Hanratty worked for General Electric, where in 1957 he wrote Pronto, an early commercial numerical control (NC) programming language. Then he moved in 1961 to General Motors Research Laboratories, where his projects focused on NC software and taking complex surfaces and producing toolpath data for NC machines. He earned a PhD from the University of California, Irvine in 1977.

==Banking standard==
Around the mid-1950s Hanratty and a team from the Stanford Research Institute using equipment built by the General Electric Computer Laboratory developed standardized machine-readable characters for use on bank checks. Adopted by the American Bankers Association in 1958, their characters are still in use and magnetic ink character recognition (MICR) and the E-13B font became standard in the industry.

==Business==
In 1970 he cofounded the company Integrated Computer Systems (ICS) with seven of his coworkers from Astronautics Corporation, which had been acquired by McDonnell Douglas. Hanratty later said, "Never generate anything closely coupled to a specific architecture. And make sure you keep things open to communicate with other systems, even your competitors." ICS failed because its product, a CAD/CAM drafting system, was tied to a computer that few people had available, and because its product was written in TPL, an unfamiliar language for most people.

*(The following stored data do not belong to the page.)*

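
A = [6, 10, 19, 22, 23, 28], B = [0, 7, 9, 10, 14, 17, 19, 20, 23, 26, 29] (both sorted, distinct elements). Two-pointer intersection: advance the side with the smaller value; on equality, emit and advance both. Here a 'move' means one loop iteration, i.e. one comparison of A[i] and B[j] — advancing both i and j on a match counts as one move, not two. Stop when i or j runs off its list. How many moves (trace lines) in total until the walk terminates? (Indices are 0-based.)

[i=0,j=0] 6>0 → j++
[i=0,j=1] 6<7 → i++
[i=1,j=1] 10>7 → j++
[i=1,j=2] 10>9 → j++
[i=1,j=3] 10==10 emit → i++,j++
[i=2,j=4] 19>14 → j++
[i=2,j=5] 19>17 → j++
[i=2,j=6] 19==19 emit → i++,j++
[i=3,j=7] 22>20 → j++
[i=3,j=8] 22<23 → i++
[i=4,j=8] 23==23 emit → i++,j++
[i=5,j=9] 28>26 → j++
[i=5,j=10] 28<29 → i++

13 moves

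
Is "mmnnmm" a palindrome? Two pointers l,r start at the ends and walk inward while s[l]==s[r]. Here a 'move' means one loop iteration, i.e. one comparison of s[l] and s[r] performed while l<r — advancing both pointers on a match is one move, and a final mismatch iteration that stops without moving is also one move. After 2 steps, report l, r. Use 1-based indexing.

[1,6] 'm'=='m' → l++,r--
[2,5] 'm'=='m' → l++,r--

l=3, r=4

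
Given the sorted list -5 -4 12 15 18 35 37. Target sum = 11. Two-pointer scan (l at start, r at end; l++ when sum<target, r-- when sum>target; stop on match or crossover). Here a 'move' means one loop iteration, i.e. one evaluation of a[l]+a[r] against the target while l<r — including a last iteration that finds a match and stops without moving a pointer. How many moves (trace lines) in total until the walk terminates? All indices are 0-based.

[0,6] -5+37=32 >11 → r--
[0,5] -5+35=30 >11 → r--
[0,4] -5+18=13 >11 → r--
[0,3] -5+15=10 <11 → l++
[1,3] -4+15=11 → found

5 moves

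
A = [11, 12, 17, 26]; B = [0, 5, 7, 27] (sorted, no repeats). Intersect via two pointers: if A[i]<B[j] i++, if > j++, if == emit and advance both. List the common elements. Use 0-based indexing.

intersection = []

[i=0,j=0] 11>0 → j++
[i=0,j=1] 11>5 → j++
[i=0,j=2] 11>7 → j++
[i=0,j=3] 11<27 → i++
[i=1,j=3] 12<27 → i++
[i=2,j=3] 17<27 → i++
[i=3,j=3] 26<27 → i++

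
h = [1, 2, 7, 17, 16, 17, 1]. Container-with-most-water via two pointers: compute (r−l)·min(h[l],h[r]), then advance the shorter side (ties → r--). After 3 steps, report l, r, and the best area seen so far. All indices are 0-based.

l=0 r=6: min(1,1)*6=6 best=6 *, r--
l=0 r=5: min(1,17)*5=5 best=6, l++
l=1 r=5: min(2,17)*4=8 best=8 *, l++

l=2, r=5, best area=8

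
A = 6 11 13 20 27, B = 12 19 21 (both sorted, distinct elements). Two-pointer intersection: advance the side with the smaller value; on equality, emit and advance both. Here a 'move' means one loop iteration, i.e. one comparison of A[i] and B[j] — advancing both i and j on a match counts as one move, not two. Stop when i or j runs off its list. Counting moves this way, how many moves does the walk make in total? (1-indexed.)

[i=1,j=1] 6<12 → i++
[i=2,j=1] 11<12 → i++
[i=3,j=1] 13>12 → j++
[i=3,j=2] 13<19 → i++
[i=4,j=2] 20>19 → j++
[i=4,j=3] 20<21 → i++
[i=5,j=3] 27>21 → j++

7 moves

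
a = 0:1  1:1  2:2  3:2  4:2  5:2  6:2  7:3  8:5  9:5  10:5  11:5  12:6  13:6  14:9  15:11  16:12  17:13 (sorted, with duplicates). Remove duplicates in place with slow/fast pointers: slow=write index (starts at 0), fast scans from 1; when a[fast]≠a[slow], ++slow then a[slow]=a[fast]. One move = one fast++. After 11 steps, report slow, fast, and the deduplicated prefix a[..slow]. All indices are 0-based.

slow=3, fast=12, prefix=[1, 2, 3, 5]

(s=0,f=1) a[fast]=1=a[slow] dup → fast++
(s=0,f=2) a[fast]=2≠a[slow]=1 write a[1]=2 → slow++,fast++
(s=1,f=3) a[fast]=2=a[slow] dup → fast++
(s=1,f=4) a[fast]=2=a[slow] dup → fast++
(s=1,f=5) a[fast]=2=a[slow] dup → fast++
(s=1,f=6) a[fast]=2=a[slow] dup → fast++
(s=1,f=7) a[fast]=3≠a[slow]=2 write a[2]=3 → slow++,fast++
(s=2,f=8) a[fast]=5≠a[slow]=3 write a[3]=5 → slow++,fast++
(s=3,f=9) a[fast]=5=a[slow] dup → fast++
(s=3,f=10) a[fast]=5=a[slow] dup → fast++
(s=3,f=11) a[fast]=5=a[slow] dup → fast++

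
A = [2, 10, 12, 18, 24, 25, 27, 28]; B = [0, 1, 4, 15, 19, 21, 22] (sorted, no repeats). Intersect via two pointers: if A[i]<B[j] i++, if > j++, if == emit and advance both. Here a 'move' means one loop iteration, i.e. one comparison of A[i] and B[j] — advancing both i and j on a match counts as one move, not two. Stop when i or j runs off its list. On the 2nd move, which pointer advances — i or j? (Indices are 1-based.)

j

i=1 j=1: 2>0, j++
i=1 j=2: 2>1, j++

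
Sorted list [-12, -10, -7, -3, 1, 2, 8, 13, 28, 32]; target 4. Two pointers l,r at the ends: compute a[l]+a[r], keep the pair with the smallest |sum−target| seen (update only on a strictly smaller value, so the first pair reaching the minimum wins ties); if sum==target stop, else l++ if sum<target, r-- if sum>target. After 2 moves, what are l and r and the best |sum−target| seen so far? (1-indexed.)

l=1, r=8, best |Δ|=12

[1,10] -12+32=20 d=16 * → r--
[1,9] -12+28=16 d=12 * → r--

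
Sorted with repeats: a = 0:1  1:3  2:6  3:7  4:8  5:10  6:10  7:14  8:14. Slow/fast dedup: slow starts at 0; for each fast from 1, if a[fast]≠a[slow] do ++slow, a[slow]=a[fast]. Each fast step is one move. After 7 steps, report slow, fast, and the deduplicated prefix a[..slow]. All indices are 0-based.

slow=6, fast=8, prefix=[1, 3, 6, 7, 8, 10, 14]

slow=0 fast=1: a[fast]=3≠a[slow]=1 write a[1]=3, slow++,fast++
slow=1 fast=2: a[fast]=6≠a[slow]=3 write a[2]=6, slow++,fast++
slow=2 fast=3: a[fast]=7≠a[slow]=6 write a[3]=7, slow++,fast++
slow=3 fast=4: a[fast]=8≠a[slow]=7 write a[4]=8, slow++,fast++
slow=4 fast=5: a[fast]=10≠a[slow]=8 write a[5]=10, slow++,fast++
slow=5 fast=6: a[fast]=10=a[slow] dup, fast++
slow=5 fast=7: a[fast]=14≠a[slow]=10 write a[6]=14, slow++,fast++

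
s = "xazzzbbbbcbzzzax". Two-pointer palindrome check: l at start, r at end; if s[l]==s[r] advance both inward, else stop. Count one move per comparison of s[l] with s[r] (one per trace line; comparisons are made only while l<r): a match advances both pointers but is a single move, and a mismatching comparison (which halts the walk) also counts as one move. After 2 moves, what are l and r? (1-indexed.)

l=3, r=14

[1,16] 'x'=='x' → l++,r--
[2,15] 'a'=='a' → l++,r--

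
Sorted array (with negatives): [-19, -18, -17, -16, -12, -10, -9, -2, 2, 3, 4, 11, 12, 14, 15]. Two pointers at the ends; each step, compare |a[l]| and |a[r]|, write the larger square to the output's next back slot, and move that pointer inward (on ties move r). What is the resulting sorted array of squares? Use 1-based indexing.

[1,15] |-19|>|15| out[15]=361 → l++
[2,15] |-18|>|15| out[14]=324 → l++
[3,15] |-17|>|15| out[13]=289 → l++
[4,15] |-16|>|15| out[12]=256 → l++
[5,15] |-12|<=|15| out[11]=225 → r--
[5,14] |-12|<=|14| out[10]=196 → r--
[5,13] |-12|<=|12| out[9]=144 → r--
[5,12] |-12|>|11| out[8]=144 → l++
[6,12] |-10|<=|11| out[7]=121 → r--
[6,11] |-10|>|4| out[6]=100 → l++
[7,11] |-9|>|4| out[5]=81 → l++
[8,11] |-2|<=|4| out[4]=16 → r--
[8,10] |-2|<=|3| out[3]=9 → r--
[8,9] |-2|<=|2| out[2]=4 → r--
[8,8] |-2|<=|-2| out[1]=4 → r--

[4, 4, 9, 16, 81, 100, 121, 144, 144, 196, 225, 256, 289, 324, 361]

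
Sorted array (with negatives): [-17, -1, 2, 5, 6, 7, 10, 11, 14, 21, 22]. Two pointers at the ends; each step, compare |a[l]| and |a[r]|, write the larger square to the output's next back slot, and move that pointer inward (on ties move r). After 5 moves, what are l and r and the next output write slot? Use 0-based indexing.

l=1, r=6, next write slot=5

[0,10] |-17|<=|22| out[10]=484 → r--
[0,9] |-17|<=|21| out[9]=441 → r--
[0,8] |-17|>|14| out[8]=289 → l++
[1,8] |-1|<=|14| out[7]=196 → r--
[1,7] |-1|<=|11| out[6]=121 → r--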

In 1971 Hanratty founded Manufacturing and Consulting Services (MCS), applying what he had learned at ICS. All the software was written in Fortran and it ran on almost any computer. His product was named Automated Drafting and Machining (ADAM), later AD-2000, and still later Anvil-4000. Annual revenue peaked at about $20 million in 1989 with almost 200 employees.

Among well-known customers of MCS were Computervision who licensed Adam for CADDS, Gerber Scientific for IDS 3, and McDonnell Douglas who licensed it for Unigraphics. Several well-known CAD/CAM packages were developed from MCS products. Among them were Auto-Grapl, Autosnap 3D, Anvil-5000, and Intelligent Modeler.

Auto-Grapl in particular demonstrates what Hanratty had learned: "the computer writes the program for you".

==Personal life==
Hanratty was married to Sandra and they had 3 children and 13 grandchildren. He died July 28, 2019.